Jo Lernout n’était pas encore en mesure de dire s’il allait se pourvoir en cassation. Pol Hauspie, lui, n’a pas voulu faire de commentaire avant le début de l’audience. Quant à Nico Willaert, il a déclaré que la justice a aujourd’hui l’occasion de prouver qu’elle ne fait pas de la justice de classe, tout en craignant qu’il soit difficile de trouver un lien de cause entre le préjudice des actionnaires et des accusés, et principalement KMPG et Dexia : “Le contexte de cette banque a changé. Espérons que cela n’ait pas d’influence sur l’arrêt.”

Lernout & Hauspie : 400.000 pages d’instruction, 61 journées d’audience

L’entreprise de technologie vocale a été créée par Jo Lernout, Pol Hauspie et Nico Willaert à la fin des années 1980. Elle a fourni, dans les années 1990, des produits de haute technologie dans le secteur notamment de la reconnaissance vocale. Des milliers de particuliers ont investi dans cette société promise à un brillant avenir mais qui finit en faillite retentissante le 25 octobre 2001.
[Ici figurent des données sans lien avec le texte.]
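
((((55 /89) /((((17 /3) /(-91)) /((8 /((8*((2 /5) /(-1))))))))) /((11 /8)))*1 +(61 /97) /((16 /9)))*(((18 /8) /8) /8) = 388802133 /601133056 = 0.65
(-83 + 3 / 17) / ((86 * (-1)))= 704 / 731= 0.96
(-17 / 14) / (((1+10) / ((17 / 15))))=-289 / 2310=-0.13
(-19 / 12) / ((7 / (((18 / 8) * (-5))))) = 285 / 112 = 2.54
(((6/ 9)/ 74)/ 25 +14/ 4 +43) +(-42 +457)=2561327/ 5550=461.50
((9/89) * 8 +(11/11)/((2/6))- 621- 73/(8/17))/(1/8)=-549889/89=-6178.53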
L’enquête aura duré six ans. Les inculpations portent notamment sur des irrégularités dans la comptabilité, des faux en écriture dans les bilans et les comptes annuels, des faux dans les contrats de licence et des manipulations boursières.

Un des prévenus était juge suppléant auprès du tribunal de commerce d’Ypres, ce qui a entraîné l’application de la règle du “privilège de juridiction”, impliquant l’envoi de l’affaire directement devant une cour d’appel.

Le dossier, fort de 400.000 pages d’instruction auxquelles se sont ajoutées des milliers de pages de conclusions, a nécessité la tenue de 61 journées d’audiences qui se sont déroulées entre le 21 mai 2007 et fin janvier 2009. La lecture de l’arrêt aura lieu dans la salle de la cour d’assises de Gand. Pour autant que les inculpés et leurs avocats soient d’accord, elle pourrait se limiter aux dispositions principales. Faute de quoi, elle prendrait plusieurs jours.

Trends.be, avec Belga

L’action Dexia suspendue lundi à cause du jugement L&H

La cotation de l’action Dexia sera suspendue aujourd’hui lundi à la Bourse de Bruxelles, a annoncé vendredi la Commission bancaire, financière et des assurances. La raison de cette suspension est liée au jugement qui sera rendu dans le cadre de l’affaire Lernout & Hauspie.

Cette suspension a été demandée par Dexia, qui est prévenue dans ce dossier. La suspension de la cotation intervient “dans le cadre de l’attente du jugement de la cour d’appel de Gand dans l’affaire L&H et jusqu’à la publication d’un communiqué de presse de Dexia sur les conclusions du jugement”.